Learning by accident?
Working with young people who are alienated by their undeclared obligation to learn in schools can be incredibly challenging. How can we reach out to children that are vacant in class or are bouncing off the walls, seemingly determined not to focus? A question as old as the concept of school! Some young people face precarious challenges at home and in their day to day lives that stretch far beyond the classroom. An awareness of this fact when attempting to manage a classroom of 30 is often incredibly difficult to maintain, day in, day out.
Travelling Teacher – Hywel Roberts
Hywel Roberts is a travelling teacher with experience in teaching at special and alternative schools. He offers a different approach to this age-old problem. Asking:
- How do we protect children into the learning we know they will find challenging?
- How can we ensure curriculum planning and delivery covers the coverage whilst opening up questions as to what it means to be a contributing citizen?
- How can we mobilise our professional imaginations and apply them to the curriculum we are required to deliver?
Create a Safe Learning Culture
Protecting young people into learning sounds fanciful. What does it mean, exactly, and how can we apply it? Hywel demonstrates that through creating a context, a hook on which to hang our message, young people are given permission to be creative and enter a plane where they are readily thinking laterally. Through subtle techniques such as using inductive statements, inviting thinking with questions and building a context using people, places and a problem to be solved, young people are invited out of their daily concerns and into a context they can explore.

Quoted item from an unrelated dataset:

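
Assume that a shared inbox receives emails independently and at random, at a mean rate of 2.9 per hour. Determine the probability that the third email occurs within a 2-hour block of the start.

Over the interval, μ = 2.9 × 2 = 5.8 (a 2-hour block = 2 hours).
The third arrival falls in the interval iff at least 3 events occur there: P(S_3 ≤ t) = P(N ≥ 3) = 1 − P(N ≤ 2) ≈ 0.9285.

0.9285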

Of course, this is not reinventing the wheel. It is however, acknowledging the assumption that learning can be tedious and often not a priority due to the sometimes intensely damaging problems young people face elsewhere. Being inventive in a vein more relatable to their lives allows a young person to invest, rather than engage, in the learning experience. A simple word association of famous figures such as Sepp Blatter and Lance Armstrong, for instance, offers the exploration of more intricate themes and a detailed discussion. This could open the doorway of investment in a more elaborate book or play like Shakespeare’s Macbeth.
“Think of a place, and house your message in it”
The Power of Hooking Kids Imagination
Widening our focus using hooks, open questions, strange and unusual photos, artefacts and contexts helps to protect young people into using their imagination and problem-solving skills. Setting up scenarios where they can revise their knowledge and teach others can also encourage learning and investment. Hywel gave the example of conducting an interview with Margaret Thatcher, allowing young people to take on different perspectives each time (coal miner, home owner etc). That would certainly make for interesting discussion!
Positive Learning Experiences
To create positive learning experiences, it is important to take on the perspective of young people when delivering messages to them. Forcing a subject is often necessary, however where possible, let us help young people learn accidently.